Our challenge was to see, using the differentially expressed set of genes, whether we could re-identify TNF alpha as the causal agent of the observed expression changes. With plenty of functional properties and signaling connections described in the scientific literature, we would expect it to be easy to detect a strong association with TNF alpha-related signaling pathways in the dataset through downstream analysis alone. And we were in fact able to detect overlap with components of the TNF alpha pathway using the standard downstream analysis approach within ExPlain™.
However, only a small number of upregulated genes were mapped to the TNF-alpha pathway, which was composed of over 50 molecules. Even with the application of less stringent fold change criteria on the list of statistically significant genes, the overlap could not be improved. Instead the already low statistical significance of the most stringent setting was further eroded.
In contrast, using the upstream analysis approach within ExPlain we found that the overlap with components of the TNF alpha pathway was not only more significant but remained consistent even as we increased the gene list size through application of less rigorous fold change cut-offs, particularly when considering entire networks that connected relevant transcription factors with their key nodes (Table 1). We could even, in addition, widen the scope of transcription factors selected for further analysis, and the result remained robust (Table 2).
Why is such a difference in significance observed?

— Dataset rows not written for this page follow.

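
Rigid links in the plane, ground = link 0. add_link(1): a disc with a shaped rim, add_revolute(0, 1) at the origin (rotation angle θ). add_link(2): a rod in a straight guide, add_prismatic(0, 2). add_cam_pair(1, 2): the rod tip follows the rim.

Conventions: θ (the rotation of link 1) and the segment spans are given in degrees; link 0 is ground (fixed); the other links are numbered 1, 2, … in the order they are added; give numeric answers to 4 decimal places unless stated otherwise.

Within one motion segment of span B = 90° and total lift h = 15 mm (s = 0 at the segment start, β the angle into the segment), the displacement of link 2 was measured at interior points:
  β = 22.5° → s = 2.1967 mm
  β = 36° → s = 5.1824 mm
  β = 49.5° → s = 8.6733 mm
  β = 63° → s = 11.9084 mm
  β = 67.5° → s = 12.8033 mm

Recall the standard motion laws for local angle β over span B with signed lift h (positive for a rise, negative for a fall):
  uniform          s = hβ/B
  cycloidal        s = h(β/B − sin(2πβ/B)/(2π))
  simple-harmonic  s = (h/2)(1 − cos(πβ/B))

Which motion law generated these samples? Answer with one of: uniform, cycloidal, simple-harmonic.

candidates at β/B = r: uniform s = h·r (linear in β); cycloidal s = h·(r − sin(2πr)/(2π)); simple-harmonic s = (h/2)(1 − cos(πr))
β=22.5°: printed 2.1967 | uniform 3.7500, cycloidal 1.3627, simple-harmonic 2.1967
β=36°: printed 5.1824 | uniform 6.0000, cycloidal 4.5968, simple-harmonic 5.1824
β=49.5°: printed 8.6733 | uniform 8.2500, cycloidal 8.9877, simple-harmonic 8.6733
β=63°: printed 11.9084 | uniform 10.5000, cycloidal 12.7705, simple-harmonic 11.9084
β=67.5°: printed 12.8033 | uniform 11.2500, cycloidal 13.6373, simple-harmonic 12.8033
only one law matches every sample → simple-harmonic

simple-harmonic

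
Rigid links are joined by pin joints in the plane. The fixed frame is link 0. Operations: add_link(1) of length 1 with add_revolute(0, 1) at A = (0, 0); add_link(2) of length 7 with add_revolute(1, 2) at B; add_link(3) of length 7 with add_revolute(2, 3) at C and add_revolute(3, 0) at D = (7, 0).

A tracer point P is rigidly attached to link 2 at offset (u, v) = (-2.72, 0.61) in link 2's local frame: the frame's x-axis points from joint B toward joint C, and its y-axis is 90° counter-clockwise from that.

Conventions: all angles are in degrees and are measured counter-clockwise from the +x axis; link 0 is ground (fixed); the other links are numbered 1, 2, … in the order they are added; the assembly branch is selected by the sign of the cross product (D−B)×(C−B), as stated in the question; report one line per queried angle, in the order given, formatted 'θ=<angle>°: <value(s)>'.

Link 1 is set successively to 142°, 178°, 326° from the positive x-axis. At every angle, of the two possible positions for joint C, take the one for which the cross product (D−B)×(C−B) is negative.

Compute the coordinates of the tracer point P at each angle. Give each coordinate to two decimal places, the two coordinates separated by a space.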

Because reconstructing causal agents through downstream analysis relies on there being an overlap between the up-regulated genes and the TNF alpha pathway, an effect that can become diluted when too many upregulated genes are considered without increasing the pathway overlap.

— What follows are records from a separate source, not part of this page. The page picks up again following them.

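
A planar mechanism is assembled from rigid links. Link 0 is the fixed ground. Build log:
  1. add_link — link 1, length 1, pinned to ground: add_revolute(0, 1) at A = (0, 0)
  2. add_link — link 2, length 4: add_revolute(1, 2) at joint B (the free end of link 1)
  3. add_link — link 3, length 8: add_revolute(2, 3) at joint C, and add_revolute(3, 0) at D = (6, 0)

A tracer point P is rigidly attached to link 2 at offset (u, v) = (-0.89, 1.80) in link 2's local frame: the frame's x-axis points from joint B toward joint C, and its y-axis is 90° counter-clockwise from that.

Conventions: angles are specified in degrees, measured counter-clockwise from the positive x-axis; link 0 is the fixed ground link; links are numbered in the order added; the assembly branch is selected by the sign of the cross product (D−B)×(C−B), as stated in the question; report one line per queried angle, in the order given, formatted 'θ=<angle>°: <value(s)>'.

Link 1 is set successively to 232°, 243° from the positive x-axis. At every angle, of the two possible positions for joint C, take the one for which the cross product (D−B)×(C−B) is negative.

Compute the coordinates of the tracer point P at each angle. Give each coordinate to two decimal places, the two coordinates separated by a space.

A=(0,0), D=(6.00,0)
θ=232°: B = A + 1.00·(cos232°, sin232°) = (-0.6157, -0.7880)
θ=232°: |BD| = 6.6624
θ=232°: circle(B,4.00) ∩ circle(D,8.00): a=-0.2711, h=3.9908
θ=232°:   candidates: C₊=(-1.3569,3.1427) cross=26.588; C₋=(-0.4128,-4.7829) cross=-26.588
θ=232°:   branch - wants cross < 0 → take C=(-0.4128,-4.7829) (cross=-26.588)
θ=232°: ex = (C−B)/|BC| = (0.0507,-0.9987); ey = (0.9987,0.0507)
θ=232°: P = B + -0.89·ex + 1.80·ey = (1.1369,0.1921)
θ=243°: B = A + 1.00·(cos243°, sin243°) = (-0.4540, -0.8910)
θ=243°: |BD| = 6.5152
θ=243°: circle(B,4.00) ∩ circle(D,8.00): a=-0.4261, h=3.9772
θ=243°:   candidates: C₊=(-1.4200,2.9906) cross=25.913; C₋=(-0.3322,-4.8892) cross=-25.913
θ=243°:   branch - wants cross < 0 → take C=(-0.3322,-4.8892) (cross=-25.913)
θ=243°: ex = (C−B)/|BC| = (0.0305,-0.9995); ey = (0.9995,0.0305)
θ=243°: P = B + -0.89·ex + 1.80·ey = (1.3181,0.0534)

θ=232°: 1.14 0.19
θ=243°: 1.32 0.05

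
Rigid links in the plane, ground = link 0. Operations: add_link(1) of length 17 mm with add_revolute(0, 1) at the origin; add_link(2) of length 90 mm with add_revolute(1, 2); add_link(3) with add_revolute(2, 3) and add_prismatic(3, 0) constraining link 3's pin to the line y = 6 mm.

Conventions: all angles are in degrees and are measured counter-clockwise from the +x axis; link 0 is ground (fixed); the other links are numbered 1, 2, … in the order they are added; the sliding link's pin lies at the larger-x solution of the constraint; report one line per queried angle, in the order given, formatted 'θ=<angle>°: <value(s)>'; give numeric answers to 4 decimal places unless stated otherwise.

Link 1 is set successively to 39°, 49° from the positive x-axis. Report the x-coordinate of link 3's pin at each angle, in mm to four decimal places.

geometry: r = 17 mm, L = 90 mm, e = 6 mm
θ=39°: crank pin P = (r cos θ, r sin θ) = (13.211481, 10.698447)
θ=39°: h = r sin θ − e = 10.698447 − 6 = 4.698447
θ=39°: x = r cos θ + √(L² − h²) = 13.211481 + 89.877275 = 103.088757
θ=49°: crank pin P = (r cos θ, r sin θ) = (11.153003, 12.830063)
θ=49°: h = r sin θ − e = 12.830063 − 6 = 6.830063
θ=49°: x = r cos θ + √(L² − h²) = 11.153003 + 89.740460 = 100.893464

θ=39°: 103.0888
θ=49°: 100.8935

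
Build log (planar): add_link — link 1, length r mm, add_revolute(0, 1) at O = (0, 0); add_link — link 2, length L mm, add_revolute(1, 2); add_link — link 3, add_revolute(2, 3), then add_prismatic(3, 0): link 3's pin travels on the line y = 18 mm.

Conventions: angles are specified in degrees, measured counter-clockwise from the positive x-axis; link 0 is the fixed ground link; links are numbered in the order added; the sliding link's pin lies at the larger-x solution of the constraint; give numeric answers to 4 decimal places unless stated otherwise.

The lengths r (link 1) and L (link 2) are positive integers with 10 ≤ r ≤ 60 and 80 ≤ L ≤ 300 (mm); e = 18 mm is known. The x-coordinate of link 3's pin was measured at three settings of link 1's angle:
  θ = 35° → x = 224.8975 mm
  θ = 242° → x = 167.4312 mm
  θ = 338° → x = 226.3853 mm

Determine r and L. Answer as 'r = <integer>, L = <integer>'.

constraint per measurement: (x − r cos θ)² + (r sin θ − e)² = L²
subtracting the θ₁ and θ₂ equations cancels the r² and L² terms:
r = (x₁² − x₂²) / (2[(x₁cos θ₁ + e sin θ₁) − (x₂cos θ₂ + e sin θ₂)]) = 39.0000 → r = 39
L² = (x₁ − r cos θ₁)² + (r sin θ₁ − e)² = 37249.0149 → L = 193.0000 → L = 193
check at θ₃=338°: x = 226.3853 (printed 226.3853) ✓

r = 39, L = 193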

On the contrary, upstream analysis relies on TNF alpha being identified as a master controller of the transcription factors that bind to the promoter sequences upstream of the upregulated genes, an association that is not as easily diluted and, most importantly, is the biologically plausible way to go (Figure 2).
Clearly the ability to identify the transcription factors most likely to bind the promoter sequences of the upregulated genes is critical, but not all tools use the same approach to transcription factor analysis. Other tools rely solely on predefined sets of connections between transcription factors and potential target genes. Such an approach, aside from being unusual compared to current scientific methodology, can collapse easily.
Transcription factors can regulate vastly different sets of target genes depending on cell type or condition, leaving the scientist confronted with the same dilemma demonstrated for the downstream pathway analysis. Further, possibilities to discover novel transcription factor/gene associations are limited from the start by such an approach.
In contrast, the upstream analysis of ExPlain applies biological principles and state-of-the-art scientific practice. It works with an exhaustive collection of binding motifs assembled from manually curated, peer-reviewed information about sequence-level transcription factor binding sites to identify the important transcriptional regulators of any novel combination of genes as well as in novel sequences.
Through controlled algorithmic prediction, ExPlain fills in the significant gaps in knowledge left by an incomplete literature view of the gene-regulation landscape, thus ensuring users of the widest and most realistic view possible.